# Transducer



## smackdaddy53 (Jul 17, 2014)

Have any of you mounted your transducer to the rear holes on your jet foot? I already drilled and tapped the foot and had an outboard jet anode bolted on and the bolt holes line up perfectly with my transducer bracket holes. I figure this will work better than mounting to my sponsons. Hopefully it will work for low speed pick up and trolling.

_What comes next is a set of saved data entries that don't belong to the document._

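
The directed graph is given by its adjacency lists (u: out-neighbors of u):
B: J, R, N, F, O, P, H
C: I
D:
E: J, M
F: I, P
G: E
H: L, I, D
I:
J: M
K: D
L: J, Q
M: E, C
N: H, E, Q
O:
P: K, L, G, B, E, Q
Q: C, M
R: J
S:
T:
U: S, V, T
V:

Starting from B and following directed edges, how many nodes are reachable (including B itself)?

BFS from B visits: B, R, P, O, N, J, H, F, Q, L, K, G, E, M, I, D, C
Reachable nodes: 17 of 21 total.

17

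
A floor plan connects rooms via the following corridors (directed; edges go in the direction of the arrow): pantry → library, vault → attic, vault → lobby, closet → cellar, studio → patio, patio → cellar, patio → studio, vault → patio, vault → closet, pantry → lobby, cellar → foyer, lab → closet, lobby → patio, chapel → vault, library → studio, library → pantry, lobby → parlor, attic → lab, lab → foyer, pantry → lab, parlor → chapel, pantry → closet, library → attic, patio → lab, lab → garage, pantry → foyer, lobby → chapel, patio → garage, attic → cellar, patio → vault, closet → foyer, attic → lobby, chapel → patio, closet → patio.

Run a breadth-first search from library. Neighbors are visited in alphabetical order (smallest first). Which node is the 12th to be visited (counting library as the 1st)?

chapel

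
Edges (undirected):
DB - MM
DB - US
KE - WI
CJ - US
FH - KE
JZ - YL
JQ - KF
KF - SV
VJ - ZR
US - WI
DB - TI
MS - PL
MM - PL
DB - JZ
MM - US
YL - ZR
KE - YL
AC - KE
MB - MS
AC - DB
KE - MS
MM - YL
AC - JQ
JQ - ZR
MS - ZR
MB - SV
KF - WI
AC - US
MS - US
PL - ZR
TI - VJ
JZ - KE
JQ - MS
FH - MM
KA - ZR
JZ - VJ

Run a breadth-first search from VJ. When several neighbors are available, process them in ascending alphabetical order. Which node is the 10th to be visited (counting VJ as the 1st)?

MS

Visit VJ; enqueue JZ, TI, ZR → queue [JZ, TI, ZR]
Visit JZ; enqueue DB, KE, YL → queue [TI, ZR, DB, KE, YL]
Visit TI → queue [ZR, DB, KE, YL]
Visit ZR; enqueue JQ, KA, MS, PL → queue [DB, KE, YL, JQ, KA, MS, PL]
Visit DB; enqueue AC, MM, US → queue [KE, YL, JQ, KA, MS, PL, AC, MM, US]
Visit KE; enqueue FH, WI → queue [YL, JQ, KA, MS, PL, AC, MM, US, FH, WI]
Visit YL → queue [JQ, KA, MS, PL, AC, MM, US, FH, WI]
Visit JQ; enqueue KF → queue [KA, MS, PL, AC, MM, US, FH, WI, KF]
Visit KA → queue [MS, PL, AC, MM, US, FH, WI, KF]
Visit MS; enqueue MB → queue [PL, AC, MM, US, FH, WI, KF, MB]
Visit PL → queue [AC, MM, US, FH, WI, KF, MB]
Visit AC → queue [MM, US, FH, WI, KF, MB]
Visit MM → queue [US, FH, WI, KF, MB]
Visit US; enqueue CJ → queue [FH, WI, KF, MB, CJ]
Visit FH → queue [WI, KF, MB, CJ]
Visit WI → queue [KF, MB, CJ]
Visit KF; enqueue SV → queue [MB, CJ, SV]
Visit MB → queue [CJ, SV]
Visit CJ → queue [SV]
Visit SV → queue []

Visit order: VJ, JZ, TI, ZR, DB, KE, YL, JQ, KA, MS, PL, AC, MM, US, FH, WI, KF, MB, CJ, SV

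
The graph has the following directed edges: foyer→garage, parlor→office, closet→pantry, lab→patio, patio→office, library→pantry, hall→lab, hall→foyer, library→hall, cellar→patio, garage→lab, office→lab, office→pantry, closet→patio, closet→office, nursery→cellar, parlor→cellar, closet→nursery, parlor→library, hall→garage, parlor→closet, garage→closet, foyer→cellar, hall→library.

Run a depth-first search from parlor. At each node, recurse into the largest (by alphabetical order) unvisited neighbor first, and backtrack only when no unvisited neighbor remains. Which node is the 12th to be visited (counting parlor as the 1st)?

foyer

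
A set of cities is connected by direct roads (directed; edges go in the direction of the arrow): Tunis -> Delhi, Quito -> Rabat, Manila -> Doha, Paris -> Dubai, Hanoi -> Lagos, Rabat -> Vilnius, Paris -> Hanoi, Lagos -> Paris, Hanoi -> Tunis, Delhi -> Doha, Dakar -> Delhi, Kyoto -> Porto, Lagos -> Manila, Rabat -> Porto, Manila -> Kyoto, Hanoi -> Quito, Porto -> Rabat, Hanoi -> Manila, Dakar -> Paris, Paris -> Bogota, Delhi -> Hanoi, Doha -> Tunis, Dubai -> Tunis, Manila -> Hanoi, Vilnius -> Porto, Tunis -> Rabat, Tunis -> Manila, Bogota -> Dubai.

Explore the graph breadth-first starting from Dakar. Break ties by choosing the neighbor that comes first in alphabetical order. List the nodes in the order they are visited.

Visit Dakar; enqueue Delhi, Paris → queue [Delhi, Paris]
Visit Delhi; enqueue Doha, Hanoi → queue [Paris, Doha, Hanoi]
Visit Paris; enqueue Bogota, Dubai → queue [Doha, Hanoi, Bogota, Dubai]
Visit Doha; enqueue Tunis → queue [Hanoi, Bogota, Dubai, Tunis]
Visit Hanoi; enqueue Lagos, Manila, Quito → queue [Bogota, Dubai, Tunis, Lagos, Manila, Quito]
Visit Bogota → queue [Dubai, Tunis, Lagos, Manila, Quito]
Visit Dubai → queue [Tunis, Lagos, Manila, Quito]
Visit Tunis; enqueue Rabat → queue [Lagos, Manila, Quito, Rabat]
Visit Lagos → queue [Manila, Quito, Rabat]
Visit Manila; enqueue Kyoto → queue [Quito, Rabat, Kyoto]
Visit Quito → queue [Rabat, Kyoto]
Visit Rabat; enqueue Porto, Vilnius → queue [Kyoto, Porto, Vilnius]
Visit Kyoto → queue [Porto, Vilnius]
Visit Porto → queue [Vilnius]
Visit Vilnius → queue []

Dakar, Delhi, Paris, Doha, Hanoi, Bogota, Dubai, Tunis, Lagos, Manila, Quito, Rabat, Kyoto, Porto, Vilnius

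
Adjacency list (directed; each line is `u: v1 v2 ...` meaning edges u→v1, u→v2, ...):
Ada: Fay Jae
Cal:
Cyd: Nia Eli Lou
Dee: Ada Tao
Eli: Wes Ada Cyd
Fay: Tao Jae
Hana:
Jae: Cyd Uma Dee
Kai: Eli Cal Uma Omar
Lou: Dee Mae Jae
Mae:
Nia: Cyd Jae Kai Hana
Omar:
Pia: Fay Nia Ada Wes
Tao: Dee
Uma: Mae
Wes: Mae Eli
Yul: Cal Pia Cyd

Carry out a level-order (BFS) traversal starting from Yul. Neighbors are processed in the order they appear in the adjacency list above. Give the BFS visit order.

Yul → Cal → Pia → Cyd → Fay → Nia → Ada → Wes → Eli → Lou → Tao → Jae → Kai → Hana → Mae → Dee → Uma → Omar

Visit Yul; enqueue Cal, Pia, Cyd → queue [Cal, Pia, Cyd]
Visit Cal → queue [Pia, Cyd]
Visit Pia; enqueue Fay, Nia, Ada, Wes → queue [Cyd, Fay, Nia, Ada, Wes]
Visit Cyd; enqueue Eli, Lou → queue [Fay, Nia, Ada, Wes, Eli, Lou]
Visit Fay; enqueue Tao, Jae → queue [Nia, Ada, Wes, Eli, Lou, Tao, Jae]
Visit Nia; enqueue Kai, Hana → queue [Ada, Wes, Eli, Lou, Tao, Jae, Kai, Hana]
Visit Ada → queue [Wes, Eli, Lou, Tao, Jae, Kai, Hana]
Visit Wes; enqueue Mae → queue [Eli, Lou, Tao, Jae, Kai, Hana, Mae]
Visit Eli → queue [Lou, Tao, Jae, Kai, Hana, Mae]
Visit Lou; enqueue Dee → queue [Tao, Jae, Kai, Hana, Mae, Dee]
Visit Tao → queue [Jae, Kai, Hana, Mae, Dee]
Visit Jae; enqueue Uma → queue [Kai, Hana, Mae, Dee, Uma]
Visit Kai; enqueue Omar → queue [Hana, Mae, Dee, Uma, Omar]
Visit Hana → queue [Mae, Dee, Uma, Omar]
Visit Mae → queue [Dee, Uma, Omar]
Visit Dee → queue [Uma, Omar]
Visit Uma → queue [Omar]
Visit Omar → queue []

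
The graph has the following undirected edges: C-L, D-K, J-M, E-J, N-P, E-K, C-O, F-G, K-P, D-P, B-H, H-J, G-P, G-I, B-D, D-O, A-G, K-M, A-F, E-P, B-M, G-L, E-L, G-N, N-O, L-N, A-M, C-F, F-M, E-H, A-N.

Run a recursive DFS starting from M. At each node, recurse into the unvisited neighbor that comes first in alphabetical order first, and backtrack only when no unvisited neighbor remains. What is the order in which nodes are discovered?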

It will probably be too turbulent back there when running though. 
I will take pictures an post them soon.


----------



## dhoganjr (Jul 17, 2014)

If I attempted that the ducer would be MIA, first run up river more than likely. #-o


----------



## smackdaddy53 (Jul 17, 2014)

dhoganjr said:


> If I attempted that the ducer would be MIA, first run up river more than likely. #-o


Mine has a tunnel and Im not bouncing the hull off rocks. It is a flats boat for getting skinny when I need it, not all the time. 
Mounted on the hull the transducer is at the same height so am I crazy for trying? If it doesn't work I will end up mounting it on the sponson.


----------



## dhoganjr (Jul 18, 2014)

If it works that would be great since the holes are there and they line up. Just be sure and secure the cable in several places in case you hit something and it breaks off. I had one on the transom one time hit an under water stump and it used the wire as a pendulum and came flying in the back of the boat narrowly missing the passenger.


----------